Bridget Littlefield has been living on the financial edge for years, but the anxiety around the pandemic and skyrocketing prices has pushed her to focus on building savings for future emergencies.

"I want to get myself in shape and my family in shape and make the best of the situation," she said.

Five years ago, her husband, Kevin, quit his job to care for his father who suffered from dementia. Ever since, things have been tight for the Rosemount couple.

They have two teenage daughters as well as a niece living with them, all on Bridget's $35,000 income. The couple's car died months ago so she walks or uses public transportation. Her father-in-law passed away in recent months and so did her mother.

Meanwhile, she sees higher prices everywhere, even the Dollar Tree, which has raised them to $1.25.

"I was floored when I went in to get my toilet paper and it was at $2.50," said Littlefield of the two four-packs she purchases there. She sometimes stops at the Open Door Pantry food shelf to fill in the gaps.

Still, Littlefield is optimistic about the future. She is starting a new job at the airport with a $40,000 salary. Her husband is returning to lawn work. They plan to use a tax refund for a car.

"We're in the rebuilding stage," she said.

Cindy Ferris of Minneapolis has a successful career in digital marketing but, at 65, is being intentional about countering inflation as she prepares to retire.

"I have a good job but my salary isn't going as far as it used to so I've dialed down my spending because inflation is increasing at a faster rate than my annual bonus and raise," she said.

Ferris has cut her costs by about 7%. She used to set her thermostat at 69 and has turned it down to 67 and, at night, 64. Ferris also trimmed her cable bill. No more Target runs. She still shops at Lunds & Byerlys but skips the salmon frequently and no longer eats sugar, a plus for her health.

Ferris makes a pot of soup every week and freezes portions and she eats produce she grows in her basement.

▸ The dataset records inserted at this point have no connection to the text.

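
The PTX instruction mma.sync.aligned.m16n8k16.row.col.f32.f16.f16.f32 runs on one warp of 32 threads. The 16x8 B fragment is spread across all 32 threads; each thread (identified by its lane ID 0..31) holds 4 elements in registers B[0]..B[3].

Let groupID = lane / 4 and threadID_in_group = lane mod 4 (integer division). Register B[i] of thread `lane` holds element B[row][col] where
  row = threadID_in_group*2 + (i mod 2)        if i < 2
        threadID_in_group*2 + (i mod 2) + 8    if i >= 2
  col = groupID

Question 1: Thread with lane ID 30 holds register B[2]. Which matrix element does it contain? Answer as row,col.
30: gid=7,tid=2
[2] (2*2+0+8,7) = (12,7)

12,7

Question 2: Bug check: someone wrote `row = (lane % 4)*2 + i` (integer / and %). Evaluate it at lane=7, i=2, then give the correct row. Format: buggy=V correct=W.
`(lane % 4)*2 + i`[7,2]->8
7: g=1,t=3
[2] (3*2+0+8,1) = (14,1)
row: 8 vs 14

buggy=8 correct=14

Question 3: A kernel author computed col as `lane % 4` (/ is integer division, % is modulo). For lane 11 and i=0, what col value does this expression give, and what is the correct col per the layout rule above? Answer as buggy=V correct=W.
buggy=3 correct=2

`lane % 4`[11,0]⇒3
L=11⇒gr=11>>2=2, th=11&3=3
[0]⇒row 3·2+0+0=6  col gr=2
col: 3 vs 2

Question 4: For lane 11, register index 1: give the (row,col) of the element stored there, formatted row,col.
7,2

lane 11→11/4=2, 11 mod 4=3
i=1  r:2·3+1+0→7  c:2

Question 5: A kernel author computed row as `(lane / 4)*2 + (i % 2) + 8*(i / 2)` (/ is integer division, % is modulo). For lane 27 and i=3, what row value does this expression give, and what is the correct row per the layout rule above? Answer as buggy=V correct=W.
buggy=21 correct=15

`(lane / 4)*2 + (i % 2) + 8*(i / 2)`[27,3]->21
lane 27: g=6 (27/4), t=3 (27%4)
i=3: r=3*2+1+8=15, c=g=6
row: 21 vs 15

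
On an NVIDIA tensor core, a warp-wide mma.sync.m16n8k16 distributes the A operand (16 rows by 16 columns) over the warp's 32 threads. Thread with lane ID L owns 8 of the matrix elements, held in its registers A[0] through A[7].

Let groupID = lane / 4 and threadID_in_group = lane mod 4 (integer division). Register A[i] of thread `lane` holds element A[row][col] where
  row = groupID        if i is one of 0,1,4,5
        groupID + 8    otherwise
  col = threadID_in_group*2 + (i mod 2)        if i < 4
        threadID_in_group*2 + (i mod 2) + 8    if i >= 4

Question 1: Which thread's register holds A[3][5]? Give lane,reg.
r=3->g=3,rb=0  c=5->cb=0,t=2,b0=1
L=3*4+2=14  i=0*4+0*2+1=1

14,1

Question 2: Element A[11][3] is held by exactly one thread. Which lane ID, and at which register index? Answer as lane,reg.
r=11→G=3,rhi=1  c=3→chi=0,T=1,p=1
L=3*4+1=13  i=0*4+1*2+1=3

13,3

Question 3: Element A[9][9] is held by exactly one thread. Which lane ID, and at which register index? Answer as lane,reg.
4,7

r: 9->gid=1,r8=1  c: 9->c8=1,tid=0,i&1=1
L=1*4+0=4  i=1*4+1*2+1=7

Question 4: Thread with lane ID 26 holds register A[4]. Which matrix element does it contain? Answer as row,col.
L=26->gid=26>>2=6, tid=26&3=2
[4]->row 6+0=6  col 2·2+0+8=12

6,12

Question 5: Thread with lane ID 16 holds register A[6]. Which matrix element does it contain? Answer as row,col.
12,8

L=16->g=16>>2=4, t=16&3=0
[6]->row 4+8=12  col 0·2+0+8=8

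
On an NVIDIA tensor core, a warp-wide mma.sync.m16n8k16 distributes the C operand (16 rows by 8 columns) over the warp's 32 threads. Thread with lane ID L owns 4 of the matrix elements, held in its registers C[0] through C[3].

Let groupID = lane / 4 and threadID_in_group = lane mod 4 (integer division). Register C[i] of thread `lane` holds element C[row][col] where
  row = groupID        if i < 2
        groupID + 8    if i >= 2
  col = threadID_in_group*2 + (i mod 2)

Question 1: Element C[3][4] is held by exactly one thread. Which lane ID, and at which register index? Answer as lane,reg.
r:3=>grp=3,rB=0  c:4=>tig=2,lo=0
L=3*4+2=14  i=0*2+0=0

14,0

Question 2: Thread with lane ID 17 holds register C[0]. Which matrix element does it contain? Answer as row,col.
17: grp=4,tig=1
[0] (4+0,1*2+0) = (4,2)

4,2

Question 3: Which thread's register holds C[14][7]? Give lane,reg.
r:14=>grp=6,rB=1  c:7=>tig=3,lo=1
L=6*4+3=27  i=1*2+1=3

27,3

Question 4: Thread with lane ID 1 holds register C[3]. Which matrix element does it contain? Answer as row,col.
8,3

1: grp=0,tig=1
[3] (0+8,1*2+1) = (8,3)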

"Sometimes I'll even have eggs for dinner to save money and yet get protein in my diet," she said.

Ferris wants to be prepared for the worst. "I took steps in all of those areas because I felt it necessary," she said. "It wasn't that there was a crisis in my life. It's that I wanted to be prepared because we're in such a state of the unknown."

As Hatfield stirred her chili over the stove, she tried to think how far she could make the dish stretch. Her guess was four meals.

"I do find that you have to treat this more like a game," she said. "How much can I save?"